Half words don’t mean much to me. They’re like going fishing and only getting half a fish: ya gotta throw it back because you’re just not certain about it.

But I am, honestly and truly, thankful for every word, because what is a story if not made of words? What good is a story if not made of good words? If it is made of poor word choices, few or many, that affects the overall quality of the story and diminishes its worth. Each word is a gift. A small but carefully chosen gift.

I got many gifts for Christmas this year, some with more meaning or more monetary value than others but when people ask me what I got my first response is “Penguin Poop!” My mother spent a couple of dollars buying me chocolate covered almonds that had been marketed as penguin poop. I thought it was ingenious! And I adored it all the more because I am in love with penguins. It was a little gift, not unlike a word, that I am thankful for because it was well chosen, thoughtful and appropriate.

There is no shame in enjoying the big things in life. But there is far less wonder in life if the small things do not cause joy as well.
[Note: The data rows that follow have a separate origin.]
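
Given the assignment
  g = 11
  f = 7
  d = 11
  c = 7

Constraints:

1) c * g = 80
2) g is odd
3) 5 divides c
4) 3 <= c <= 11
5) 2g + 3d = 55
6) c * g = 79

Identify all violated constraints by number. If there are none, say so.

The assignment fails constraints 1, 3, and 6.

1) c * g = 7 * 11 = 77, not 80 — violated.
2) g = 11 is odd — satisfied.
3) 7 = 5*1 + 2, so 5 does not divide 7 — violated.
4) c = 7 lies in [3, 11] — satisfied.
5) 2g + 3d = 2(11) + 3(11) = 55 — satisfied.
6) c * g = 7 * 11 = 77, not 79 — violated.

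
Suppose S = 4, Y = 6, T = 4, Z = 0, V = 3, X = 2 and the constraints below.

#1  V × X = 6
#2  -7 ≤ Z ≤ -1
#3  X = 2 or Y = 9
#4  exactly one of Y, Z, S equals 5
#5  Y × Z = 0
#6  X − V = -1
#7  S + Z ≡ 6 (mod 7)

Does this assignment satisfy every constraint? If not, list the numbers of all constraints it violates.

The assignment fails constraints 2, 4, and 7.

#1 V × X = 3 × 2 = 6 — holds.
#2 Z = 0 is outside [-7, -1] — does not hold.
#3 X = 2 = 2 (first disjunct) — holds.
#4 Y=6, Z=0, S=4; 0 of them equal 5, not exactly one — does not hold.
#5 Y × Z = 6 × 0 = 0 — holds.
#6 X − V = 2 − 3 = -1 — holds.
#7 S + Z = 4; 4 mod 7 = 4, not 6 — does not hold.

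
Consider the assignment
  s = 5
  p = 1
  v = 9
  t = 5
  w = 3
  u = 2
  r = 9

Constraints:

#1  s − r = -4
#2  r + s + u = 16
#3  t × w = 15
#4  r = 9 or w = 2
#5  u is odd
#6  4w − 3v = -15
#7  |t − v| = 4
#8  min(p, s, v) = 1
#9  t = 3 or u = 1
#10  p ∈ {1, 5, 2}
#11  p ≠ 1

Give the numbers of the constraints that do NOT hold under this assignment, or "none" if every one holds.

#1 s − r = 5 − 9 = -4  OK
#2 r + s + u = 9 + 5 + 2 = 16  OK
#3 t × w = 5 × 3 = 15  OK
#4 r = 9 = 9 (first disjunct)  OK
#5 u = 2 is even  FAIL
#6 4w − 3v = 4(3) − 3(9) = -15  OK
#7 |5 − 9| = 4  OK
#8 min(1, 5, 9) = 1  OK
#9 t = 5 ≠ 3 and u = 2 ≠ 1; both disjuncts false  FAIL
#10 p = 1 is in {1, 5, 2}  OK
#11 p = 1, but 1 is required to differ  FAIL

Violated: 5, 9, 11.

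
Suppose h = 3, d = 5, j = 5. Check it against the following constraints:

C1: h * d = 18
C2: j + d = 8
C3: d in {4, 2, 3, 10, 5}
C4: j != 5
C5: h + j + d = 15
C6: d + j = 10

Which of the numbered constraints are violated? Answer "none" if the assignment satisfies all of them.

C1: h * d = 3 * 5 = 15, not 18  ✗
C2: j + d = 5 + 5 = 10, not 8  ✗
C3: d = 5 is in {4, 2, 3, 10, 5}  ✓
C4: j = 5, but 5 is required to differ  ✗
C5: h + j + d = 3 + 5 + 5 = 13, not 15  ✗
C6: d + j = 5 + 5 = 10  ✓

Constraints 1, 2, 4, 5 do not hold.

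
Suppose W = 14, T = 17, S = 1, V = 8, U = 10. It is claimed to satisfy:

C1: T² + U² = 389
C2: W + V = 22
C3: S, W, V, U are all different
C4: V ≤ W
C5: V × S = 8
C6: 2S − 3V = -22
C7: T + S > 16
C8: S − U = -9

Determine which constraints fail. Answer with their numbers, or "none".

None — every constraint holds.

C1: T² + U² = 17² + 10² = 289 + 100 = 389 — holds.
C2: W + V = 14 + 8 = 22 — holds.
C3: values 1, 14, 8, 10 are pairwise distinct — holds.
C4: V = 8, W = 14; 8 ≤ 14 — holds.
C5: V × S = 8 × 1 = 8 — holds.
C6: 2S − 3V = 2(1) − 3(8) = -22 — holds.
C7: T + S = 17 + 1 = 18; 18 > 16 — holds.
C8: S − U = 1 − 10 = -9 — holds.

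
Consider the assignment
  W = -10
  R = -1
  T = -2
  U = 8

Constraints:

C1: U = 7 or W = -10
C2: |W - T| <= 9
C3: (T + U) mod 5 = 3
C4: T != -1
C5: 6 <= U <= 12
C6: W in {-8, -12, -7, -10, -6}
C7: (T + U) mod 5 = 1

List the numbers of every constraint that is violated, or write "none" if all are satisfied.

C1: U = 8 ≠ 7, but W = -10 = -10 (second disjunct) — satisfied.
C2: |-10 - (-2)| = 8; 8 ≤ 9 — satisfied.
C3: T + U = 6; 6 mod 5 = 1, not 3 — violated.
C4: T = -2, and -2 ≠ -1 — satisfied.
C5: U = 8 lies in [6, 12] — satisfied.
C6: W = -10 is in {-8, -12, -7, -10, -6} — satisfied.
C7: T + U = 6; 6 mod 5 = 1 — satisfied.

No — constraint 3 is not satisfied.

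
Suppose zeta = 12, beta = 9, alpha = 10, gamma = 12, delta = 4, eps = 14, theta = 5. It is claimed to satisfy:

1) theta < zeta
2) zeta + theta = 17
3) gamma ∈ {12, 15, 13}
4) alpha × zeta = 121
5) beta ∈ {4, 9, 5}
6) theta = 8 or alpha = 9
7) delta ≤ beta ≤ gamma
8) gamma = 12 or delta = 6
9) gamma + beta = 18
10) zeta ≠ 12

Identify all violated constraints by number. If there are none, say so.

1) theta = 5, zeta = 12; 5 < 12  holds
2) zeta + theta = 12 + 5 = 17  holds
3) gamma = 12 is in {12, 15, 13}  holds
4) alpha × zeta = 10 × 12 = 120, not 121  fails
5) beta = 9 is in {4, 9, 5}  holds
6) theta = 5 ≠ 8 and alpha = 10 ≠ 9; both disjuncts false  fails
7) values 4 ≤ 9 ≤ 12  holds
8) gamma = 12 = 12 (first disjunct)  holds
9) gamma + beta = 12 + 9 = 21, not 18  fails
10) zeta = 12, but 12 is required to differ  fails

Constraints 4, 6, 9, 10 are violated.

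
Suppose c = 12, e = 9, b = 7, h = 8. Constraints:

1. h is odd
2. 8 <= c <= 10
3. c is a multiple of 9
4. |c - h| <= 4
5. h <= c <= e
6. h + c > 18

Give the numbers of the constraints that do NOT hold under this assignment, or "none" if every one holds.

1. h = 8 is even — violated.
2. c = 12 is outside [8, 10] — violated.
3. 12 = 9*1 + 3, so 9 does not divide 12 — violated.
4. |12 - 8| = 4; 4 ≤ 4 — OK.
5. values 8, 12, 9; c = 12 is not <= e = 9 — violated.
6. h + c = 8 + 12 = 20; 20 > 18 — OK.

Constraints 1, 2, 3, and 5 are violated.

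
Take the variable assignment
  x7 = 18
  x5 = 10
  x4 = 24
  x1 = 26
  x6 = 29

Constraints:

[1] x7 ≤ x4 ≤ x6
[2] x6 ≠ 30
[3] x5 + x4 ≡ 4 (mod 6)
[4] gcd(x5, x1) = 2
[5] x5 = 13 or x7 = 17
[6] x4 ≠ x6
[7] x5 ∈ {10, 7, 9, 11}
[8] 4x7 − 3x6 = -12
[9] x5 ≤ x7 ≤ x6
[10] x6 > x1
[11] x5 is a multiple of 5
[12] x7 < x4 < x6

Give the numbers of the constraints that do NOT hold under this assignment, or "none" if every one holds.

[1] values 18 ≤ 24 ≤ 29  true
[2] x6 = 29, and 29 ≠ 30  true
[3] x5 + x4 = 34; 34 mod 6 = 4  true
[4] gcd(10, 26) = 2  true
[5] x5 = 10 ≠ 13 and x7 = 18 ≠ 17; both disjuncts false  false
[6] x4 = 24, x6 = 29; distinct  true
[7] x5 = 10 is in {10, 7, 9, 11}  true
[8] 4x7 − 3x6 = 4(18) − 3(29) = -15, not -12  false
[9] values 10 ≤ 18 ≤ 29  true
[10] x6 = 29, x1 = 26; 29 > 26  true
[11] 10 / 5 = 2, so 5 divides 10  true
[12] values 18 < 24 < 29  true

Constraints 5 and 8 are violated.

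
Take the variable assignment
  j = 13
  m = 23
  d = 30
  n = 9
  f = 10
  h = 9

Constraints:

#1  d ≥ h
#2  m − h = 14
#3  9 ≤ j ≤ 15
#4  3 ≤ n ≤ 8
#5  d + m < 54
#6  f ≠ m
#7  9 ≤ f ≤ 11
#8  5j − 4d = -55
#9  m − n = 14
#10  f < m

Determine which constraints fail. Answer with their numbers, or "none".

The assignment fails constraint 4.

#1 d = 30, h = 9; 30 ≥ 9 — OK.
#2 m − h = 23 − 9 = 14 — OK.
#3 j = 13 lies in [9, 15] — OK.
#4 n = 9 is outside [3, 8] — violated.
#5 d + m = 30 + 23 = 53; 53 < 54 — OK.
#6 f = 10, m = 23; distinct — OK.
#7 f = 10 lies in [9, 11] — OK.
#8 5j − 4d = 5(13) − 4(30) = -55 — OK.
#9 m − n = 23 − 9 = 14 — OK.
#10 f = 10, m = 23; 10 < 23 — OK.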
I was upset yesterday because my word count crawled to a halt the day before after only a 600 word session. Then I found myself with another headache that kept me from starting until several hours later than I wanted. But then I shook myself and said at least I was still going. At least I had still made 15,007 words. Fifteen-thousand-and-seven sparkling words chosen just for my story out of the thousands upon thousands of words out there that exist or are yet to exist. 15,007 gifts to be thankful for. And so I asked myself why I was upset, and found I wasn’t anymore.

In sum, I wonder if this other young woman will ever succeed at her goal. And if she does, if will that truly make her happy.